Te’von Coney, Notre Dame
Coney is a patient linebacker who smartly lets plays develop before he attacks. When in coverage, he sits back and reads the eyes of the quarterback really effectively. On runs, he waits a beat to analyze the flow of the play before fully committing to a particular side. These traits will serve him well as a run-stuffer in the NFL, especially against more advanced offenses than he’s facing now. As a junior, Coney registered the second-highest run-stop percentage of 2019 draft-eligible linebackers, and his willingness to process the play in real time bumps up his impact. However, in open space Coney was left in the dust at times against quick playmakers like Stanford running back Bryce Love. NFL teams will want to see Coney turn to a higher gear to chase down runners in the open field.
Khalil Hodge, Buffalo
A Khalil from Buffalo … remind you of anyone? Four years after Khalil Mack made his debut in Oakland, Khalil Hodge is shaping up as a potential second-day draft choice. He has amassed 120+ tackles in each of his last three seasons at Buffalo, including 153 as a junior last season, the second-most in the nation. Hodge is an athletic freak who sniffs out tackles and discards blocks like it’s nothing. On run plays, he can spin or bounce off blocks to target the runner and close quickly — that tendency makes it so tough to take him out of a play without double teaming him, much like Mack. But Hodge’s 40 time is estimated at 4.75, and he might need to gain some more afterburners to keep up with receivers in a pass-happy NFL. Hodge will play in January’s East-West Shrine Game.
Troy Dye, Oregon
Dye is a freak athlete—at 6' 4" and 224 pounds, he’s the lankiest of the linebackers on this list, which allows him to drop back like a safety and lock down in coverage. He has elite agility and lateral quickness, and it’s easy to imagine him flying side-to-side on an NFL field. Scouts will inevitably call out his build and worry that he’ll get shoved around against NFL blockers. That being said, Dye can get low and squeeze through linemen to pursue the ball carrier. It’s difficult to pass on an athlete like this, but he isn’t quite in the top tier of linebackers.

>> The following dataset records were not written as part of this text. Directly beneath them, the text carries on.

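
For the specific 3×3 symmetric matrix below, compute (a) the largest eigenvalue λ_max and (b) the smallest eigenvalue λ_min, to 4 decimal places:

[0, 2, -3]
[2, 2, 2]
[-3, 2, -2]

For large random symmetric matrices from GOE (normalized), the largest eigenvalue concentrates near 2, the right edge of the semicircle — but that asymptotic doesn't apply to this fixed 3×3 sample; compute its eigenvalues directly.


Since M is real symmetric, all three eigenvalues are real; they are the roots of det(λI − M) = λ³ − (tr M) λ² + s λ − det M, where s is the sum of the principal 2×2 minors.
tr M = 0 + 2 + (-2) = 0.
s = (0·2 − 2²) + (0·(-2) − (-3)²) + (2·(-2) − 2²) = -4 + (-9) + (-8) = -21.
det M (expand along row 1) = 0·(-8) − 2·2 + (-3)·10 = -34.
Characteristic polynomial: λ³ − 21λ + 34 = 0.
Substitute λ = y + (tr M)/3 = y + 0.000000 to remove the quadratic term: y³ + p·y + q = 0 with p = s − (tr M)²/3 = -21.000000 and q = −2(tr M)³/27 + (tr M)·s/3 − det M = 34.000000.
Three real roots ⇒ use the trigonometric (Viète) form: r = 2√(−p/3) = 5.291503, φ = arccos(3q/(p·r)) = arccos(-0.917914) = 2.733586 rad.
y_k = r·cos(φ/3 − 2πk/3) for k = 0, 1, 2 gives y = 3.242641, 2.000000, -5.242641.
λ_k = y_k + 0.000000 gives λ = 3.2426, 2.0000, -5.2426 (check: the sum is 0.0000 = tr M).

Hence λ_max = 3.2426 and λ_min = -5.2426.


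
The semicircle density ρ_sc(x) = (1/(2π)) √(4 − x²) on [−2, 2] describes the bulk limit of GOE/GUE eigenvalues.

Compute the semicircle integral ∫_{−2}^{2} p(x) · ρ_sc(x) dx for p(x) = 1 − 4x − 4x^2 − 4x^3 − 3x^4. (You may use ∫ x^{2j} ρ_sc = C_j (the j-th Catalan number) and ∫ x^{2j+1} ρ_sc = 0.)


Write p(x) = Σ a_i x^i, split into monomials and integrate each against ρ_sc separately.
Using ∫ x^{2j} ρ_sc = C_j = (1/(j+1)) C(2j, j) (Catalan numbers) and ∫ x^{2j+1} ρ_sc = 0 (odd monomials vanish by symmetry):
  i = 0 (even): a_0 · C_{0} = 1 · 1 = 1
  i = 1 (odd): ∫ x^1 ρ_sc = 0 (vanishes)
  i = 2 (even): a_2 · C_{1} = -4 · 1 = -4
  i = 3 (odd): ∫ x^3 ρ_sc = 0 (vanishes)
  i = 4 (even): a_4 · C_{2} = -3 · 2 = -6

Summing the contributions: ∫_{−2}^{2} p(x) ρ_sc(x) dx = 1 + (-4) + (-6) = -9.


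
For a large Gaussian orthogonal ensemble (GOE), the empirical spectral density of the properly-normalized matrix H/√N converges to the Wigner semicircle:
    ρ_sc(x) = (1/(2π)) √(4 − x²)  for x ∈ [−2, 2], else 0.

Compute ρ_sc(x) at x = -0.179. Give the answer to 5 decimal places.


ρ_sc(x) = (1/(2π)) √(4 − x²). With x = -0.179:
  4 − x² = 4 − (-0.179)² = 4 − 0.032041 = 3.967959.
  √(4 − x²) = 1.991974.
  1/(2π) = 0.159155.
  ρ_sc(-0.179) = 0.159155 · 1.991974 = 0.317032.

Rounded to 5 decimal places: ρ_sc(-0.179) ≈ 0.31703.


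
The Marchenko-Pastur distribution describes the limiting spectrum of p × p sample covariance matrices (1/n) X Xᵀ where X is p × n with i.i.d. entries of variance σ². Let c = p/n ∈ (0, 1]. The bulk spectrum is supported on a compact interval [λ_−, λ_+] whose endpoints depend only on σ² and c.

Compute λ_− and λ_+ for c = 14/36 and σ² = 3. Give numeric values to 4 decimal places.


c = 14/36 = 0.388889; √c = 0.623610.
λ_− = σ² (1 − √c)² = 3 · (1 − 0.623610)² = 3 · (0.376390)² = 0.425009.
λ_+ = σ² (1 + √c)² = 3 · (1 + 0.623610)² = 3 · (1.623610)² = 7.908324.

Rounded to 4 decimal places: λ_− ≈ 0.4250, λ_+ ≈ 7.9083.


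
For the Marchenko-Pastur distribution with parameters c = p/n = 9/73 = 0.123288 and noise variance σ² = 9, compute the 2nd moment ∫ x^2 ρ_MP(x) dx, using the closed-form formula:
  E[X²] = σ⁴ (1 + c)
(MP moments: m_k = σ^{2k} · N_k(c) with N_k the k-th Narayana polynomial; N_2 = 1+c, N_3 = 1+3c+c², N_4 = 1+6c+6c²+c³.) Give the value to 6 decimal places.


E[X²] = σ⁴ (1 + c) (second MP moment). With σ² = 9 (so σ⁴ = 81) and c = 9/73 = 0.123288: E[X²] = 81 · (1 + 0.123288) = 81 · 1.123288.

So E[X^2] = 90.986301.


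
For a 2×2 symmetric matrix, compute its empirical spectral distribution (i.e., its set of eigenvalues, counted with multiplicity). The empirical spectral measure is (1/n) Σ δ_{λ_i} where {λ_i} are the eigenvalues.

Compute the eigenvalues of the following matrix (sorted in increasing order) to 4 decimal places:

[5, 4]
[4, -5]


Since M is real symmetric, both eigenvalues are real; they are the roots of det(λI − M) = λ² − (tr M) λ + det M.
tr M = 5 + (-5) = 0.
det M = 5·(-5) − 4² = -25 − 16 = -41.
Characteristic polynomial: λ² − 41 = 0.
Discriminant Δ = (tr M)² − 4·det M = 0 − (-164) = 164; √Δ = 12.806248.
λ = (tr M ± √Δ)/2 = (0 ± 12.806248)/2, giving (tr M − √Δ)/2 = -6.4031 and (tr M + √Δ)/2 = 6.4031.

Eigenvalues sorted in increasing order: [-6.4031, 6.4031].


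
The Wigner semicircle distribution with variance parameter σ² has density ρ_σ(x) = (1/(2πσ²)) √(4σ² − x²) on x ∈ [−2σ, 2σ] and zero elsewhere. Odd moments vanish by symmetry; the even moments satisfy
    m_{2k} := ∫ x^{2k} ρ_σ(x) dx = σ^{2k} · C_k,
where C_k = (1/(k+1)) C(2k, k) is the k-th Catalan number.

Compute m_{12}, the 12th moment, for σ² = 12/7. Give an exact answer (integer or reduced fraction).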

Paddy Fisher, Northwestern
Fisher is draft-eligible in 2019, but the Texas native seems likely to stay put at Northwestern for at least another year. During his historic rookie season, Fisher led all FBS first-years with 113 tackles and stuffed more runs last season than any returning linebacker. In tight spots, Fisher monitors the line of scrimmage and snuffs out big plays before they develop, leading to his 13 tackles for loss as a Wildcat. He’s also a violent tackler who punishes offensive playmakers. He could probably use another year of Big Ten experience to polish off his pass coverage—which we haven’t seen much of—and gain a bit of speed, but the former three-star recruit has shot up draft boards.